Primroses taken in April 2010.  Just off from the path leading into the Rec.  You can see the new housing estate being built.

These violets make a great display here.  Although a little blurred, I still like the picture.

My next picture is, as you might recognize, the daffodil or narcissus.

Not my best picture.   I will get some more in the spring.  Just looking up daffodil in wiki and apparently its a member of the Amaryllis family.

I’ve just found this one, floating around in my computer.

I took this one in a churchyard at Bratton Seymour, a village just outside of Wincanton.

Plenty of buttercups to be found.  All these can be found close to the Rec in the Spring.

Ah! that’s better.

A field of buttercups found just outside of Wincanton.
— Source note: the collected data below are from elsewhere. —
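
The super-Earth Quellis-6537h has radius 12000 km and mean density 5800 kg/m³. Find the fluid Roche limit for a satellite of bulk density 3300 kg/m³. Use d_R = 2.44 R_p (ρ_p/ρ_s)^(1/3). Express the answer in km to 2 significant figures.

d_R = 2.44 × 12000 km × (5800/3300)^(1/3)
    = 35000 km

35000 km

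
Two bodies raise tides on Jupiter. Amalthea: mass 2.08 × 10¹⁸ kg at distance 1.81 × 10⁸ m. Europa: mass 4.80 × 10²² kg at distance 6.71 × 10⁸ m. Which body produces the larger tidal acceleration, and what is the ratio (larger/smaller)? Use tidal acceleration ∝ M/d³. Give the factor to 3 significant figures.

The tide-raising term goes as M/d³ (the gradient of a 1/d² field).
Amalthea: (2.08 × 10¹⁸) / (1.81 × 10⁸)³ = 3.508 × 10⁻⁷
Europa: (4.80 × 10²²) / (6.71 × 10⁸)³ = 1.589 × 10⁻⁴
Ratio (larger/smaller) = 453

Europa, by a factor of ≈ 453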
Isn’t that a lovely sight in May.  Regarded as a weed by many and I suppose it is really.   I have heard tell that they are poisonous to cattle;  I don’t know how true that is, but they are a part of spring and early summer and look great especially when looking at them from the depths of a cold December day.

This is, of course, is the pink campion.  Not to be confused with the ragged robin which as the name implies has a more raggedy appearance.  I haven’t got an example of the ragged robin;  I will rectify that come the spring.
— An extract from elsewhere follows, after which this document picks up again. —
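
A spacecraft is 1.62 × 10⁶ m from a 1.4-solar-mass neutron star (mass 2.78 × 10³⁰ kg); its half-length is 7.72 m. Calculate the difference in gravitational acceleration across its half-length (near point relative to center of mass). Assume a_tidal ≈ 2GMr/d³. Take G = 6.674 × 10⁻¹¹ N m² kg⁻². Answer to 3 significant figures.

a_tidal = 2GMr/d³
        = 2 × (6.674 × 10⁻¹¹) × (2.78 × 10³⁰) × (7.72) / (1.62 × 10⁶)³
        = 6.74 × 10² m/s²

6.74 × 10² m/s²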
The dictionary tells me that these flowers can be either pink or white.  Can’t say that I have ever seen a white one.

Here’s another picture of pink campion.

I actually got this one right, usually I manage to get the subject blurred and background sharp.

Red Clover

To be found in and around Wincanton, where not too much fertilizers etc have been used;  otherwise you end up with the white variety.

A natural meadow plant.  You can make wine out of the red flowers, but not the white flowers.
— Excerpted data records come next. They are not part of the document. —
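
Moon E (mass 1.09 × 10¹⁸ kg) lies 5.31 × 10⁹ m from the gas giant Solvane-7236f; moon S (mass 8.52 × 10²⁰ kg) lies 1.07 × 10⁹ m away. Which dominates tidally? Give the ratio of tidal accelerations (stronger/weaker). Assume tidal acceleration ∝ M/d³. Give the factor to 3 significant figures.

Tidal acceleration ∝ M/d³, so compare M/d³ for each.
Moon E: (1.09 × 10¹⁸) / (5.31 × 10⁹)³ = 7.280 × 10⁻¹²
Moon S: (8.52 × 10²⁰) / (1.07 × 10⁹)³ = 6.955 × 10⁻⁷
Ratio (larger/smaller) = 95500

Moon S, by a factor of ≈ 95500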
While waiting for a bus in Zeals; I know, I’m always waiting for a bus in Zeals.  Anyway whilst there, I came across this extraordinary patch of wild flowers.

I believe it was the area surrounding their war memorial.

Now isn’t that a glorious sight, that is apart from the telegraph wires.

Unfortunately, the next time I caught the bus  all this had been cut down and mown.  Neat and tidy I suppose, but it seems a shame to cut them all down.  The grass in our Church Yard at Wincanton gets mown fairly regularly, but I have often thought it might be better to let the wild flowers take over.  Its not as if we get hordes of people looking at the grave stones.

While waiting for a bus in Zeals yet again;  I have to get a bus at Zeals, it’s the only way I can get to Frome.  Anyway, I came across these.

Now what are those pink flowers.  Yes, I know they are campion, I mean those pink flowers on the left.

Here’s a better close up picture.

Does anyone know?

We now come to the wild dog rose.

The rose hips that comes from this flower also makes very good wine as I recall.

Now what’s he after.  I don’t know if he is a natural pollinator or not.  Anyone knows what that insect is? No, neither do I.

Here we see more wild roses

They look quite good against the blue sky, if not exactly in focus.

This next picture is wild garlic

These flowers have a strong smell which I quite like and so do the insects by the look of it.

Quite a colourful insect.

Oh what a bind.

Convolvulus.  Actually it looks a little big to be the wild sort known as Bind Weed.  Wiki tells me there are 200 species

This next picture shows what looks like convolvulus in field one Sunday morning last year.

I sure looks like convolvulus of some sort and it is growing in field.

Elder Flowers

I suppose you are asking is elderflower a wild flower.  Well the elder tree grows wild all over the place and they flower like wildfire, so that makes them a wild flower although I may end up putting them into the tree blog or both.

Here they are again.

You wouldn’t think those fragile looking stems could support all those florets.  Getting heavier as they gradually turn into those berries.

Now for some hawthorn blossom.

Isn’t May a lovely time for blossom.

Yes I know, not so pretty as when they are out in full flower.  Nothing last for ever and now they are changing into berries.  And before you ask, no I haven’t got any photos of the berries, but I will when they come again.